The AI community is so enthralled by the science in this age of discovery that it has not yet stopped to examine the risks from who controls the power and what they do with it. It is easy to write off the dangers as the dystopian delusions of a science-fiction obsessed Skynet or WestWorld fanatic, and while those may be far-fetched, there are more likely scenarios where the absence of clear ethics and regulations in Artificial Intelligence can create tiered societies, powerful monopolies, unaccountable governments and abuses of power.
The biggest multinational companies and governments are realising long-term strategies to control more AI talent than their competitors. AI hubs are forming – with China, US and UK being the top destinations – that act as magnets for worldwide AI talent, and while there is definitely an altruistic objective to foster the best minds and discover new potential applications, there is also a desire to control talent and limit access to competing companies or countries. These are not secrets: the country that hosts the capital of AI will be the next global superpower; China has a 50-year strategy to achieve this; the UK government is inviting global power brands to open AI innovation centres, such as Samsung’s recent example in Cambridge University; the UK, US and Canada all have tech visa programmes to encourage the best and brightest minds from around the world to move to the respective countries.
In an AI world, the currency is data. As consumers and citizens, we trade our data for convenience and cheaper services. The likes of Facebook, Google, Amazon, Netflix and others process that data to make decisions and influence everything from what we’ll like, what we’ll buy, what adverts we’ll see or which way we might vote. What if everything we can access, view or read is controlled by a few global elite? And how can small companies or emerging markets compete if they are priced out of that data pool? It is crazy that there are no ethical rules to regulate this market.
The danger of monopolies
On one hand, that’s why democratisation of access to AI is so important because the more organisations and entrepreneurs that can work with top level AI intellects the more we enable the positives of AI discovery to come to the fore and prevent monopolies forming. That’s what is so attractive about working for and with Brainpool.ai, because its model enables access to a pool of the top AI scientists worldwide in a way that means companies of any size can find the right talent to develop their AI projects.
Dangers of misuse
The most dystopian example is a government using sentiment analysis to score its citizens on their value to society and to determine what resources that citizen receives accordingly. It’s a terrifying example of how AI and individual data could be misused. But more prevalent are examples of inherent biases, which reinforce the need for stronger AI ethics that force companies to address inconsistencies. There are well-known examples of facial recognition software that did not recognise any black faces – not because of malevolent objectives, but simply because there wasn’t enough awareness or consideration of the need for diversity in the creating team to consider that it could be a problem that would arise and need to be solved. Likewise, AI has been used in drug development but when the drugs have gone to trial, it’s been discovered that they do not apply to ethnic groups.
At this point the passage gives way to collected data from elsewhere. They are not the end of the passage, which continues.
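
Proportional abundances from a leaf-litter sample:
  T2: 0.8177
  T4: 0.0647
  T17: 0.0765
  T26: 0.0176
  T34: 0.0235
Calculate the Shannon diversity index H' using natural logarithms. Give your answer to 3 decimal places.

Each pᵢ ln pᵢ term (working shown to 5 dp, full precision carried): 0.8177×(-0.20126)=-0.16457, 0.0647×(-2.73799)=-0.17715, 0.0765×(-2.57046)=-0.19664, 0.0176×(-4.03986)=-0.07110, 0.0235×(-3.75075)=-0.08814.
Sum = -0.69760, so H' = 0.698.

0.698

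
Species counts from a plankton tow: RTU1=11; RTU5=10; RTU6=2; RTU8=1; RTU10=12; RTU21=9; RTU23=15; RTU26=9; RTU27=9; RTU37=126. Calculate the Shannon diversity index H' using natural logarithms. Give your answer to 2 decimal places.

Total N = 11+10+2+1+12+9+15+9+9+126 = 204, so the proportions are 0.0539, 0.049, 0.0098, 0.0049, 0.0588, 0.0441, 0.0735, 0.0441, 0.0441, 0.6176 (working shown to 4 dp, full precision carried).
Each pᵢ ln pᵢ term: 0.0539×(-2.9202)=-0.1575, 0.049×(-3.0155)=-0.1478, 0.0098×(-4.6250)=-0.0453, 0.0049×(-5.3181)=-0.0261, 0.0588×(-2.8332)=-0.1667, 0.0441×(-3.1209)=-0.1377, 0.0735×(-2.6101)=-0.1919, 0.0441×(-3.1209)=-0.1377, 0.0441×(-3.1209)=-0.1377, 0.6176×(-0.4818)=-0.2976.
Sum = -1.4459, so H' = 1.45.

1.45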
Again, it’s not malicious but rather an implicit bias and it would have been addressed had the creating team signed up to a code of ethics and had to run their approach through the rigours of regulation.
Worse still, some software – such as the “ethnicity detection” algorithm – promises to accurately look at images of people and determine their ethnic background, which is perilously close to being misused from the start. When an AI algorithm is racist by design, that’s when you can see the need for regulation with teeth that will stamp these practices out before they can take root.
This is also why there’s a need to have more minorities in AI academia and to facilitate their entry into industry. Again, this is where Brainpool’s model works as it can help to source a diverse pool of talent from around the world and help to place them in industry.
The Artificial Intelligence industry is at the splitting the atom stage, where the curiosity to discover if it can do it far outweighs any thoughts as to whether it should; but those same atomic scientists do it again the same way with the benefit of hindsight?
Ethical standards are a necessity
We cannot tiptoe around the issue of ethics, we have enough recent examples of misuses of data and either accidental or deliberately biased AI algorithms to give credence to calls for standards and ways to police them. AI scientists have a responsibility to consider how their discoveries could be used and how both their discoveries and the way they themselves work are open to misuse. Just as medicine has ethical standards to do no harm and internationally agreed regulations that look at best practice, research and drug discovery, we need to create the same for AI that can address bad practice and concentrate the focus on using AI as a force for good. Thankfully, we’re still early enough to address it.